The Honorable Thomas V. Mike Miller, Jr.
President of the Senate
Annapolis, MD 21401
Dear Mr. President:
In accordance with Article II, Section 17 of the Maryland Constitution, I have today vetoed Senate Bill 327 - Tobacco Tax - Purchase of Tax Stamps.
Senate Bill 327 increases the discount rate of the purchase price of tobacco tax stamps offered by the State Comptroller to cigarette wholesalers from 0.82 percent to 1.1 percent. In addition, the bill repeals the Comptroller's authority to exempt wholesalers from bonding requirements, requiring all wholesalers to post bonds. Cigarette wholesalers purchase tobacco stamps in bulk from the Comptroller based on the inventory of cigarettes they expect to have in their warehouses. The stamps are then attached to the packs of cigarettes providing visual verification that the tax has been paid. To compensate for the expense of administering the tobacco tax through the purchase and affixing of tax stamps, wholesalers are given a discount on the price of the stamp.
In 1999, the General Assembly increased the cigarette tax by 30 cents per pack and reduced the wholesaler discount rate from 1.36 percent to .82 percent to avoid providing a windfall increase in the amount of the discount provided to purchasers of tax stamps. Senate Bill 327 is an attempt by the wholesalers to recoup a portion of this reduction, at a cost of approximately $500,000 to the taxpayers of Maryland.

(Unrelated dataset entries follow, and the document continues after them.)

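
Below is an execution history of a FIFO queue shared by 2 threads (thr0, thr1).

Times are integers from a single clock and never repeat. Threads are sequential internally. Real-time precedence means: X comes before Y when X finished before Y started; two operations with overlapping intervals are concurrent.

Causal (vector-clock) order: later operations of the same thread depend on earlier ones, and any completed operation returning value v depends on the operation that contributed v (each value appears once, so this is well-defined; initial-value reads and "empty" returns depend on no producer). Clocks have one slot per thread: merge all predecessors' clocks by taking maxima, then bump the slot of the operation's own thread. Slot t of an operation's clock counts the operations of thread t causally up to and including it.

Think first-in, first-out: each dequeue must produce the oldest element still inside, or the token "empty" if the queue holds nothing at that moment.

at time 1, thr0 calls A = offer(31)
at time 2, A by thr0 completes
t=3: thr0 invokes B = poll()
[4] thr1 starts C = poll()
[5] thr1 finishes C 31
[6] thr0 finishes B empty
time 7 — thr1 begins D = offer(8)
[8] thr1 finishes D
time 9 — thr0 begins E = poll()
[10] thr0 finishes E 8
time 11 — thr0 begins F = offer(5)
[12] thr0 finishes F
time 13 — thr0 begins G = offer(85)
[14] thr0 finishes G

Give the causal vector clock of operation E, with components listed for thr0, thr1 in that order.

invoked at 1, A has no predecessors; its own thr0 bump gives (1, 0)
C, invoked 4, takes VC(A)=(1, 0) under max, adds 1 for thr1 → (1, 1)
B, invoked 3, takes VC(A)=(1, 0) under max, adds 1 for thr0 → (2, 0)
D, invoked 7, takes VC(C)=(1, 1) under max, adds 1 for thr1 → (1, 2)
E, invoked 9, takes VC(B)=(2, 0), VC(D)=(1, 2) under max, adds 1 for thr0 → (3, 2)
F, invoked 11, takes VC(E)=(3, 2) under max, adds 1 for thr0 → (4, 2)
G, invoked 13, takes VC(F)=(4, 2) under max, adds 1 for thr0 → (5, 2)
target: VC(E) = (3, 2)

(3, 2)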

It is my opinion, and the opinion of many health advocates who opposed this legislation, that the discount rate is sufficient at .82 percent. In the event that there is any additional expense to the wholesaler for purchasing tax stamps, a premise with which I do not agree, this cost of doing business should be passed onto consumers in the form of higher cigarette prices. Increasing the discount rate could have the undesirable effect of lowering the cost of cigarettes at the retail level, a result that is entirely inconsistent with Maryland's effort to reduce the consumption of cigarettes, particularly by teenagers. For the past several years, through our tax policy and our nationally recognized use of our share of the national tobacco settlement, Maryland has taken steps to reduce tobacco consumption through increased prices, education, enforcement and treatment. Reversing this policy by potentially reducing the price of cigarettes would be unwise and unwarranted.

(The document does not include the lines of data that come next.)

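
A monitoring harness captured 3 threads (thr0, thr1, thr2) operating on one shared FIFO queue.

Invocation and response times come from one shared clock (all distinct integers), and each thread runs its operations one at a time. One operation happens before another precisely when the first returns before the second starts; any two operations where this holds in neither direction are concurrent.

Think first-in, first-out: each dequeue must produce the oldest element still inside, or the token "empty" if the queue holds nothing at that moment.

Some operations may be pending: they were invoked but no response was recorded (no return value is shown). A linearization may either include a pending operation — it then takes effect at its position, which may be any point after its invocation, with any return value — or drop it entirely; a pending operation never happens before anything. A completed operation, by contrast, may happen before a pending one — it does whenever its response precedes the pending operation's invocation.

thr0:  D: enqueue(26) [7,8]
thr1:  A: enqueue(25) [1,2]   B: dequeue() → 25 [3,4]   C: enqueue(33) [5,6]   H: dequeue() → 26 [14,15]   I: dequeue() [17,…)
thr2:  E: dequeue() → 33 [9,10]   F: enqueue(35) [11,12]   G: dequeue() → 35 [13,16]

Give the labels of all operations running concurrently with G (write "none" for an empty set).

G spans [13,16]: anything still running between times 13 and 16 counts as concurrent
A [1,2]: before
B [3,4]: before
C [5,6]: before
D [7,8]: before
E [9,10]: before
F [11,12]: before
H [14,15]: concurrent
I [17,…): after

H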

In addition, the 2001 Session of the General Assembly was, at times, dominated by a discussion of responsible fiscal policy. Much debate surrounded the adequacy of our efforts to meet the health care needs of our citizens. In addition, despite a $1 billion increase in the State's base budget contribution to K-12 education over the past 7 years, there is continued and warranted interest in significantly enhancing funds for this purpose. In the midst of these debates, the General Assembly passed legislation, like Senate Bill 327, that reduced the amount of revenue available to the State to meet these needs. Overall, legislation passed in the 2001 Session resulted in increased mandated expenditures of over $35 million in FY 2003, and revenue loss of over $10 million next year. Several of these initiatives involve significant commitments in future years. While many of the policies adopted this year are defensible, it is clear to me that the $500,000 that it would cost to fund the provisions of Senate Bill 327 will be better spent on programs to benefit the people of Maryland.
For the above reasons, I have vetoed Senate Bill 327.